During tax time, do you frantically rummage through your documents to find everything you need, or think you’ll need? It’s easy to just throw pieces of paper in different places around the house, like W-2s in a closet and 1099s in a drawer.
But before you know it, documents are scattered in every nook and cranny.
According to Simply Money Advisors’ research, the average taxpayer may overpay the IRS by hundreds of dollars simply by not being organized. How? You may overlook opportunities to deduct expenses or chances to itemize.
Creating a filing system can be a great way to combat disorganization. After all, the more organized you are, the easier your life will be and the simpler it will be to file your taxes.
This holds true even if you’re working with a tax professional – some Certified Public Accountants actually charge an extra fee if you bring them a disorganized mess!
So, how do you create a filing system?
Start with your income
Create a file that contains any document related to your income. This includes your salary, stock dividends, earnings of any kind, distributions, and interest.
To keep track of your income, keep a running list of every document and how much you made. When you receive a statement or a year-end document, write down the total on your list and include it in the file.
Keep in mind that some tax documents come after transactions occur, such as savings bonds redemptions and gambling winnings. These documents may come in April.

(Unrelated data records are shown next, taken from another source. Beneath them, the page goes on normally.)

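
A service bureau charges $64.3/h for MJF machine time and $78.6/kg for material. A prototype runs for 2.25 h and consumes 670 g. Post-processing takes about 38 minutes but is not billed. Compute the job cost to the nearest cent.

Machine cost = 64.3 × 2.25, so $144.675.
Material cost = 78.6 × 670/1000 = $52.662.
Total = 144.675 + 52.662 = 197.337 ≈ $197.34.

$197.34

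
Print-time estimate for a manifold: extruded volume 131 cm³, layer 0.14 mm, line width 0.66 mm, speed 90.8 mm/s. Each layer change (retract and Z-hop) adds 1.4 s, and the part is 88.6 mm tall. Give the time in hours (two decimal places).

Bead cross-section = 0.14 × 0.66, so 0.0924 mm².
Path length: 131000 mm³ / 0.0924 mm² → 1417748.9 mm.
Extrusion time: 1417748.9 / 90.8 → 15614 s.
Number of layers: 88.6 / 0.14 → 633 (rounded up).
Layer-change overhead = 633 × 1.4 = 886.2 s.
Altogether 15614 + 886.2 = 16500.2 s, i.e. 4.58 hours.

4.58 hours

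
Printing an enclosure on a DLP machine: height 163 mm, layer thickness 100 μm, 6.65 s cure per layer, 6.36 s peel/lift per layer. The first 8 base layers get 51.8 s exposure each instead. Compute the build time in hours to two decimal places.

Layer count = ceil(163 / 0.1) = 1630.
Bottom layers = 8 × (51.8 + 6.36) = 465.28 s.
Normal layers = 1622 × (6.65 + 6.36), so 21102.22 s.
Total = 465.28 + 21102.22 = 21567.5 s = 5.99 hours.

5.99 hours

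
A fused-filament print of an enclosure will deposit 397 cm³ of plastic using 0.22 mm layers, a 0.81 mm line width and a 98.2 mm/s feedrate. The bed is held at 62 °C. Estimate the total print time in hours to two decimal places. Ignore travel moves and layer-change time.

Bead cross-section = 0.22 × 0.81, so 0.1782 mm².
Total extruded path = 397000/0.1782 = 2227833.9 mm.
Extrusion time: 2227833.9 / 98.2 → 22686.7 s.
In the requested units: 22686.7 s = 6.30 hours.

6.30 hours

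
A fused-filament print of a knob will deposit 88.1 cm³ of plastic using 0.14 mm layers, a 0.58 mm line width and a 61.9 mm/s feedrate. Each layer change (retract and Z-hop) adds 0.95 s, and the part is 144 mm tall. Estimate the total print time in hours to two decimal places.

5.14 hours

Line area = 0.14 × 0.58, so 0.0812 mm².
Toolpath length = 88.1 cm³ / 0.0812 mm² = 88100 / 0.0812 = 1084975.4 mm.
Extrusion time = 1084975.4 / 61.9 = 17527.9 s.
Number of layers: 144 / 0.14 → 1029 (rounded up).
Non-print overhead = 1029 × 0.95, so 977.55 s.
Total = 17527.9 + 977.55 = 18505.45 s = 5.14 hours.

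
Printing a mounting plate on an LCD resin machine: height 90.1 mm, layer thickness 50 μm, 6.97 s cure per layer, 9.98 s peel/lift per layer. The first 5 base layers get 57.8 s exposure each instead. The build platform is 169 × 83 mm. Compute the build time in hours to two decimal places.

Number of layers: 90.1 / 0.05 → 1802 (rounded up).
Base layers: 5 × (57.8 + 9.98) → 338.9 s.
Remaining layers = 1797 × (6.97 + 9.98), so 30459.15 s.
Total = 338.9 + 30459.15 = 30798.05 s = 8.56 hours.

8.56 hours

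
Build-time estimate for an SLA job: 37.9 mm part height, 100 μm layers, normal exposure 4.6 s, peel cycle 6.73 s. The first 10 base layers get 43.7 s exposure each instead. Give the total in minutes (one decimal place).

78.1 minutes

Layer count = ceil(37.9 / 0.1) = 379.
Base layers = 10 × (43.7 + 6.73) = 504.3 s.
Remaining layers = 369 × (4.6 + 6.73), so 4180.77 s.
Sum: 504.3 + 4180.77 = 4685.07 s → 78.1 minutes.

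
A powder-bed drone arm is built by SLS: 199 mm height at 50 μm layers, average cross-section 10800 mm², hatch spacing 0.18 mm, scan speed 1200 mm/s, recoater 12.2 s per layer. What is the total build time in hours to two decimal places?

68.77 hours

Layers = ⌈199/0.05⌉ = 3980.
Per-layer scan distance = 10800 / 0.18 = 60000 mm.
Per-layer scan time = 60000 / 1200 = 50 s.
Time per layer = 50 + 12.2 = 62.2 s.
3980 layers × 62.2 s/layer = 247556 s, i.e. 68.77 hours.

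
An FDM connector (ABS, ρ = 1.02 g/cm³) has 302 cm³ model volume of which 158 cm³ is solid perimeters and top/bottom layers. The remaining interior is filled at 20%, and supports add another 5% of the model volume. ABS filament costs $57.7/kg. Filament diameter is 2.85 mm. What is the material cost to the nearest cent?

$11.88

Volume inside the shell: 302 − 158 → 144 cm³.
Infill deposited: 0.20 × 144 → 28.8 cm³.
Support = 0.05 × 302, so 15.1 cm³.
Total printed volume = 158 + 28.8 + 15.1, so 201.9 cm³.
Mass = 201.9 × 1.02 = 205.938 g.
At $57.7/kg: 205.938/1000 × 57.7 = $11.88.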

Next, create an expenses and deduction file
This file could amount to an encyclopedia in no time. With medical bills, property tax bills, travel expenses, charitable donations, other business expenses, the receipts can add up. Create an envelope of all your receipts you will need during tax time.
Before trying to itemize your deductions, compare your deductions to the standard deduction. Look at your highest expenses and see if it is even worth adding them up. In many cases, the standard deduction will be more.
Lastly, make a file for investments
You may think that your year-end statements will be sufficient enough for the IRS. However, it’s also important to keep track of monthly, quarterly, and yearly statements. Include trade confirmations and any purchase activity in your accounts.
You may just want to keep track of every single document you receive from your investment accounts, including all retirement accounts.
The Simply Money Point
Having a filing system can ease the pain of tax filing. The more organized you are, the better off you’ll be during tax time.